All news

Eurasian Economic Commission to be formed within 2 months

“The Commission is registered as a legal entity and work is underway to find the building where it will work,” Khristenko said

MOSCOW, March 19 (Itar-Tass) — The Eurasian Economic Community, which is being formedmainly on a competitive basis, will be staffed within two months, Viktor Khristenko, chairman of the Commission’s Board, said.

“I am convinced that we will be able to get key personnel in place within two months,” Khristenko said at a summit of the Eurasian Economic Community (EurAsEC) on Monday, March 19.

He said the process is going in accordance with the quotas approved by the member states: 6 percent from Belarus, 10 percent from Kazakhstan and 84 percent from Russia.

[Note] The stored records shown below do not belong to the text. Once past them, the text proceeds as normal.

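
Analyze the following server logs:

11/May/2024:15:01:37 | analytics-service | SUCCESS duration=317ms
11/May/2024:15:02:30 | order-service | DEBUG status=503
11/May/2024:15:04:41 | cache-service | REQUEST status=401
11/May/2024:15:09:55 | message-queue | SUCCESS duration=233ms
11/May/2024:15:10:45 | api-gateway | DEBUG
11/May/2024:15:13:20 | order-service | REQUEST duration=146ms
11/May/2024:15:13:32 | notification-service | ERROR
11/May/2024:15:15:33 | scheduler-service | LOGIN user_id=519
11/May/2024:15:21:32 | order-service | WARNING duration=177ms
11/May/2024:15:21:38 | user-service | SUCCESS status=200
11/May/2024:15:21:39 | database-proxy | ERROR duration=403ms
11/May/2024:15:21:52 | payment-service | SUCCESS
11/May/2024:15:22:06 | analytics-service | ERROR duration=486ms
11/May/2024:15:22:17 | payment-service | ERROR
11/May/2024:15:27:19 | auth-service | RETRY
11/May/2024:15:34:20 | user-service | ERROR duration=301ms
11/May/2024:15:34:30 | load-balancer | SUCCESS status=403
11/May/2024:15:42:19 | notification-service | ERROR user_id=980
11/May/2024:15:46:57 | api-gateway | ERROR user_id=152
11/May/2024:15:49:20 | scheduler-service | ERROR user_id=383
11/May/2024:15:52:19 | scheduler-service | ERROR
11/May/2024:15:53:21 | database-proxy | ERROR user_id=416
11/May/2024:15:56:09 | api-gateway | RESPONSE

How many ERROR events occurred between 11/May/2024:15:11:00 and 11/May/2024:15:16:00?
1

To count events in the time window:

1. Window boundaries: 11/May/2024:15:11:00 to 11/May/2024:15:16:00
2. Filter for ERROR events within this window
3. Count matching events: 1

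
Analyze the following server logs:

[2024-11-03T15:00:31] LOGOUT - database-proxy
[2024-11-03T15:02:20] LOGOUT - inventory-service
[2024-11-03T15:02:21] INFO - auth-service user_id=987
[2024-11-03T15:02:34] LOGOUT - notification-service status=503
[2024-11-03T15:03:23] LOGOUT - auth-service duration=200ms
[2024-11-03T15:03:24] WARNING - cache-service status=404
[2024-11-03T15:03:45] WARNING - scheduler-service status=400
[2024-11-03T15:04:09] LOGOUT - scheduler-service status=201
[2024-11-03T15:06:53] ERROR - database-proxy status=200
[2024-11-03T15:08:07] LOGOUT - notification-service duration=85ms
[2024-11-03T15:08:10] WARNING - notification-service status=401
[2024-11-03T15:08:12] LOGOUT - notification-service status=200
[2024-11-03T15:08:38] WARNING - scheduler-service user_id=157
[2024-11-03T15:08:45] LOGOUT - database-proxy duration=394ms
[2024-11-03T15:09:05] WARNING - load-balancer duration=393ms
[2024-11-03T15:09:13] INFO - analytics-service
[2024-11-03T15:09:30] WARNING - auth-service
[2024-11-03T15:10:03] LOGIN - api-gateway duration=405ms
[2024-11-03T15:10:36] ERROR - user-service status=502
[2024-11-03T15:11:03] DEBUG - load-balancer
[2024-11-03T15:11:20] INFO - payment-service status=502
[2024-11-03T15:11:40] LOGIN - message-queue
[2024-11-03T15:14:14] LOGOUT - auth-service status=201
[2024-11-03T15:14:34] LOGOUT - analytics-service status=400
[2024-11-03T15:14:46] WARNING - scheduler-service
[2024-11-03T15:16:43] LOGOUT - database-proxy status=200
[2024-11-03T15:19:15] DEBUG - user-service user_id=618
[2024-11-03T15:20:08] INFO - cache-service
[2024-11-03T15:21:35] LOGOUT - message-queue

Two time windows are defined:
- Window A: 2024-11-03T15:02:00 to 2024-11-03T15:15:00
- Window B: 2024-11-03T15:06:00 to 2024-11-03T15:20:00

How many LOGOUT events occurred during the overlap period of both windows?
5

To find overlap events:

1. Window A: 2024-11-03T15:02:00 to 2024-11-03T15:15:00
2. Window B: 2024-11-03T15:06:00 to 2024-11-03T15:20:00
3. Overlap period: 2024-11-03T15:06:00 to 2024-11-03T15:15:00
4. Count LOGOUT events in overlap: 5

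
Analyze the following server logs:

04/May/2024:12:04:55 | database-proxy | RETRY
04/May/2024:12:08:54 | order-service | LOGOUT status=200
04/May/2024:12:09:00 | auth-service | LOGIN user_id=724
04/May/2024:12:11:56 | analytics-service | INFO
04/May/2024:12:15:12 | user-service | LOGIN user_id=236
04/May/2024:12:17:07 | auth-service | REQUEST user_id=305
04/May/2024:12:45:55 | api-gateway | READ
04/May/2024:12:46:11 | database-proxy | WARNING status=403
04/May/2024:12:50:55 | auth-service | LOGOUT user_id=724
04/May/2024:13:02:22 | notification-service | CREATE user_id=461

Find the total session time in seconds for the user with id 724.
2515

To calculate session duration:

1. Find LOGIN event for user_id=724: 04/May/2024:12:09:00
2. Find LOGOUT event for user_id=724: 04/May/2024:12:50:55
3. Session duration: 04/May/2024:12:50:55 - 04/May/2024:12:09:00 = 2515 seconds (41 minutes)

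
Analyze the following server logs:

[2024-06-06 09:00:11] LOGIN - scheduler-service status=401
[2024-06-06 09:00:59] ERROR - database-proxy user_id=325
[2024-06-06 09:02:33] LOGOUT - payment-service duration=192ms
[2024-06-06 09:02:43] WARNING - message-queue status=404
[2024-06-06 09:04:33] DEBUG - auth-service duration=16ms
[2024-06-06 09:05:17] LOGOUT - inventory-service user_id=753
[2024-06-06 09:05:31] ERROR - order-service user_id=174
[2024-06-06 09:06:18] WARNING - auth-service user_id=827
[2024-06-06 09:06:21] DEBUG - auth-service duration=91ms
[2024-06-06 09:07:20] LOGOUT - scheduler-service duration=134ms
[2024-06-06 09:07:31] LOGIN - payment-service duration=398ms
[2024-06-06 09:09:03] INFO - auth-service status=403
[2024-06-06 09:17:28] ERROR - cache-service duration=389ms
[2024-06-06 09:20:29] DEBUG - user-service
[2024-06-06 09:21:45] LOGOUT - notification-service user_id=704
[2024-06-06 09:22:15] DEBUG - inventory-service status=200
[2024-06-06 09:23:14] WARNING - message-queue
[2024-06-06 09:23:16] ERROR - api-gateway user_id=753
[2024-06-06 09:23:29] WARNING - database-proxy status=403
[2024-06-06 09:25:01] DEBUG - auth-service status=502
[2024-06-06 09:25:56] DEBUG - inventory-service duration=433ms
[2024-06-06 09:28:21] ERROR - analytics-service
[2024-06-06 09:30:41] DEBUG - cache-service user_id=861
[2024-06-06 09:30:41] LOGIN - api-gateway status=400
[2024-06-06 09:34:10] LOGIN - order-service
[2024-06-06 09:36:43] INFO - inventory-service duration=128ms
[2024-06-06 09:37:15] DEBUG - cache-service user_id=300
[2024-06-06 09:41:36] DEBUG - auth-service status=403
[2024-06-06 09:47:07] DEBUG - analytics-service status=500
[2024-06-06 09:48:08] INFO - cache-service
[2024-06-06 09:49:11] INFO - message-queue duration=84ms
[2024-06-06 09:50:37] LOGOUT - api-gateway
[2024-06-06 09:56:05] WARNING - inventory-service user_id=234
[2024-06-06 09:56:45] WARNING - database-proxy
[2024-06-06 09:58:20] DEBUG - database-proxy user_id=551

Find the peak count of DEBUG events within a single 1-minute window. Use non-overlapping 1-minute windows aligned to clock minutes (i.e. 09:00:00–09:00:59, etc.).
2

To find the burst window:

1. Divide the log period into non-overlapping 1-minute windows starting at 09:00
2. Count DEBUG events in each window
3. Find the window with maximum count
4. Maximum events in a window: 2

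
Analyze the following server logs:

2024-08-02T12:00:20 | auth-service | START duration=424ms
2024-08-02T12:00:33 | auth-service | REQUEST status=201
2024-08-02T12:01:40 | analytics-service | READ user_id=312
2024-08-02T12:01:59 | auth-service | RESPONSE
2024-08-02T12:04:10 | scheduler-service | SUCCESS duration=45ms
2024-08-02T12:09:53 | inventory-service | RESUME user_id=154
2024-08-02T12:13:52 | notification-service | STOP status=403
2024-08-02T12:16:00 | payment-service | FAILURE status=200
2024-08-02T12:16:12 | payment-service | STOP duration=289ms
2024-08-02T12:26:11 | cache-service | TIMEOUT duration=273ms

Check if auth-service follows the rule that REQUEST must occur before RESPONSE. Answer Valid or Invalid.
Valid

To validate ordering:

1. Required order: REQUEST → RESPONSE
2. Rule: REQUEST must occur before RESPONSE
3. Check actual order of events for auth-service
4. Result: Valid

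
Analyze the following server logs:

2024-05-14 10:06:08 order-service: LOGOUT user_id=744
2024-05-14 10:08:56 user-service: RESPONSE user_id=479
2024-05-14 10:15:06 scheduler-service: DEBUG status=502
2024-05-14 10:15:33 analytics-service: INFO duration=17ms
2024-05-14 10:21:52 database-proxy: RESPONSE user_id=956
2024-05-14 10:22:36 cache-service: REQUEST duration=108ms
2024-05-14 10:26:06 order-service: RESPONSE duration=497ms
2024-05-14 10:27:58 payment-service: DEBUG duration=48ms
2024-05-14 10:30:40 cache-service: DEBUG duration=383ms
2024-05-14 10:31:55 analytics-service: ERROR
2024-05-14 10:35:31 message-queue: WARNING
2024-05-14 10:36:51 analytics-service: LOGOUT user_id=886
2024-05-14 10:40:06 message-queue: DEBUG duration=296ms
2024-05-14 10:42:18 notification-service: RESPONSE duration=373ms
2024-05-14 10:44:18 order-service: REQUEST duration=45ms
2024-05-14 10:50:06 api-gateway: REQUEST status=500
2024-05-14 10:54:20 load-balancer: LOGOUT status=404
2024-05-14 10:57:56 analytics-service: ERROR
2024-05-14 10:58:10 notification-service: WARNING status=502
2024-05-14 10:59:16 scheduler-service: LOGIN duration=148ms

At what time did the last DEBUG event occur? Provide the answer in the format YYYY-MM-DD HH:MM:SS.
2024-05-14 10:40:06

To find the last event:

1. Filter for all DEBUG events
2. Sort by timestamp
3. Select the last one
4. Timestamp: 2024-05-14 10:40:06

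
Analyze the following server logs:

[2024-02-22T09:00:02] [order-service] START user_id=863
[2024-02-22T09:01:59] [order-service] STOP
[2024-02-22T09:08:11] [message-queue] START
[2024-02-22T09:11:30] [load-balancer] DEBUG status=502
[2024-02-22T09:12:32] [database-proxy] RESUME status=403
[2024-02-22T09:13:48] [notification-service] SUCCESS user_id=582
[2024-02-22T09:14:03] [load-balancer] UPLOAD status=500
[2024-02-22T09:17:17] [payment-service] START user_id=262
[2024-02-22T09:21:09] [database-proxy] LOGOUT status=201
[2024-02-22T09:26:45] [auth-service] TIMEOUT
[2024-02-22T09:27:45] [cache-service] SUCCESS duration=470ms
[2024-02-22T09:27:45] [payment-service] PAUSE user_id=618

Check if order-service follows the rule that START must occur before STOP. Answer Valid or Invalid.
Valid

To validate ordering:

1. Required order: START → STOP
2. Rule: START must occur before STOP
3. Check actual order of events for order-service
4. Result: Valid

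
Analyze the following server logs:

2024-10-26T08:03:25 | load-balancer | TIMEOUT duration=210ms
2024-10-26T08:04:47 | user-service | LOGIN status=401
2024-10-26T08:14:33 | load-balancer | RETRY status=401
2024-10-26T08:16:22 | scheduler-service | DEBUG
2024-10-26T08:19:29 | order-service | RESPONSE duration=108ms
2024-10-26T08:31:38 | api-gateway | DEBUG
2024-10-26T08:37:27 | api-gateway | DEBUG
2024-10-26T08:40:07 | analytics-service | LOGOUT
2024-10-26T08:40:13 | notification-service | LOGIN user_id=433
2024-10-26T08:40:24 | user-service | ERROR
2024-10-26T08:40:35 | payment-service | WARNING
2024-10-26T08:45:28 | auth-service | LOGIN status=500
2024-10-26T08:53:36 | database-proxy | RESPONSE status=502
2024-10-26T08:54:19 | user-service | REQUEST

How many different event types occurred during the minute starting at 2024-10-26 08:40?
4

To count unique event types:

1. Filter events in the minute starting at 2024-10-26 08:40
2. Extract event types from matching entries
3. Count unique types: 4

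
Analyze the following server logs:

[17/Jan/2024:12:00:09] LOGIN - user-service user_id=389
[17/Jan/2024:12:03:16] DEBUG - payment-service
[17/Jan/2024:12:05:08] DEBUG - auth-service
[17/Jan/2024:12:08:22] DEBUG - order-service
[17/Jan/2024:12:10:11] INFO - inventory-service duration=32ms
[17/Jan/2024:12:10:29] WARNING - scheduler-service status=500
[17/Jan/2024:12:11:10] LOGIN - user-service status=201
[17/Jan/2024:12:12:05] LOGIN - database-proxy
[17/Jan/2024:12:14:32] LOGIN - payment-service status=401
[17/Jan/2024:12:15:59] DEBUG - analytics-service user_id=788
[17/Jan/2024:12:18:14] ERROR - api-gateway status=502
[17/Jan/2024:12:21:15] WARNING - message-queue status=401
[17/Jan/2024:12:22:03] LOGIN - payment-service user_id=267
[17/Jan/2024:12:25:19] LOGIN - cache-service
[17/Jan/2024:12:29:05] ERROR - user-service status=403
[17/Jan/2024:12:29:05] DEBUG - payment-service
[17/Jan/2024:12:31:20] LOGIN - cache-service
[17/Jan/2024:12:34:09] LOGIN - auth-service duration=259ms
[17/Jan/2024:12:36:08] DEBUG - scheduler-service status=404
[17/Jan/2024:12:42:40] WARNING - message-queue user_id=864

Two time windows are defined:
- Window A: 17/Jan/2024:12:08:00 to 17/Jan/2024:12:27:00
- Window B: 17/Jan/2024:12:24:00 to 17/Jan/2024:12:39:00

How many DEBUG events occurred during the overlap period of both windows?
0

To find overlap events:

1. Window A: 17/Jan/2024:12:08:00 to 17/Jan/2024:12:27:00
2. Window B: 17/Jan/2024:12:24:00 to 17/Jan/2024:12:39:00
3. Overlap period: 17/Jan/2024:12:24:00 to 17/Jan/2024:12:27:00
4. Count DEBUG events in overlap: 0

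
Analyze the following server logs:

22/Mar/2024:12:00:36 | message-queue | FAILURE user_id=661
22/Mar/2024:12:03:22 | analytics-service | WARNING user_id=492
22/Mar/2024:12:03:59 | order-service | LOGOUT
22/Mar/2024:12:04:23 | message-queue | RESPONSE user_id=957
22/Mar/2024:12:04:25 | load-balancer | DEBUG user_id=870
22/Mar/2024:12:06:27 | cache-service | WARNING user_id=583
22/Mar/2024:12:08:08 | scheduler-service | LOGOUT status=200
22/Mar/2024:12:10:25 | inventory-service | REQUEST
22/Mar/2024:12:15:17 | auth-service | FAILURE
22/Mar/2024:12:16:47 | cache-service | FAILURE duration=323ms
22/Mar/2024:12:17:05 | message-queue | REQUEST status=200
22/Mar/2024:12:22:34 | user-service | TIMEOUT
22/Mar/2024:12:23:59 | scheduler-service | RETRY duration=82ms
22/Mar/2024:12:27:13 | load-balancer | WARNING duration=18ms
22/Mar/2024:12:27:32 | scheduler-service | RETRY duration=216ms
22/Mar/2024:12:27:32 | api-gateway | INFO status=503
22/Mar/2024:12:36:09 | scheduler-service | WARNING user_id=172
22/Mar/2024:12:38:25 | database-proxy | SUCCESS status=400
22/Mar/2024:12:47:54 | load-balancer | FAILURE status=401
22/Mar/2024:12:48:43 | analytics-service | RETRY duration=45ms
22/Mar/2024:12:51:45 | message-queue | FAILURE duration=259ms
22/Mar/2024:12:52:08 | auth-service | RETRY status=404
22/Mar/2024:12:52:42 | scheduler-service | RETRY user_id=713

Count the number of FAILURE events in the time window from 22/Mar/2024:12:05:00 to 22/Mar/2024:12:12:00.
0

To count events in the time window:

1. Window boundaries: 22/Mar/2024:12:05:00 to 22/Mar/2024:12:12:00
2. Filter for FAILURE events within this window
3. Count matching events: 0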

“All appointments are made on a competitive basis. There are about 350 vacancies to compete for. The odds are one to three,” he said.

The Eurasian Economic Community’s Board meets weekly to solve mainly organisational questions.

So far three advisory commissions have been set up: on trade policy, on tax policy, and on administration, technical regulations, sanitary and phytosanitary measures. Also, eight department directors have been appointed.

“The Commission is registered as a legal entity and work is underway to find the building where it will work,” Khristenko said.

Russian President Dmitry Medvedev, Belarusian President Alexander Lukashenko and Kazakhstan's President Nursultan Nazarbayev signed the Agreement on the Eurasian Economic Commission on November 18, 2011. The commission started working on January 1, 2012.

The commission will work in Moscow for the time being despite Kazakhstan’s insistence to host “the Eurasian headquarters”.

The commission will employ up to 800 people. Russia delegateed Tatyana Valovaya, director of the governmental Department of International Cooperation, and Andrei Slepnev, Deputy Minister of Economic Development to become Commissioner for Trade, who will also have to quite their current jobs.

By analogy with the European Commission, they will be Eurasian commissioners.

Prikhodko stressed the importance of the Russian-Belarusian-Kazakhstani commission. “This is the first time a supranational commission has been set up,” he said.

The commission will coordinate integration processes within the Customs Union and the Unified Economic Space.

The Commission’s highest body will be the Supreme Eurasian Economic Council that will convene at the level of heads of state and government. The Commission will have a Council made up of deputy prime ministers, which will carry out overall supervision of integration processes, and a Board, a working body to which all member states will delegate their representatives.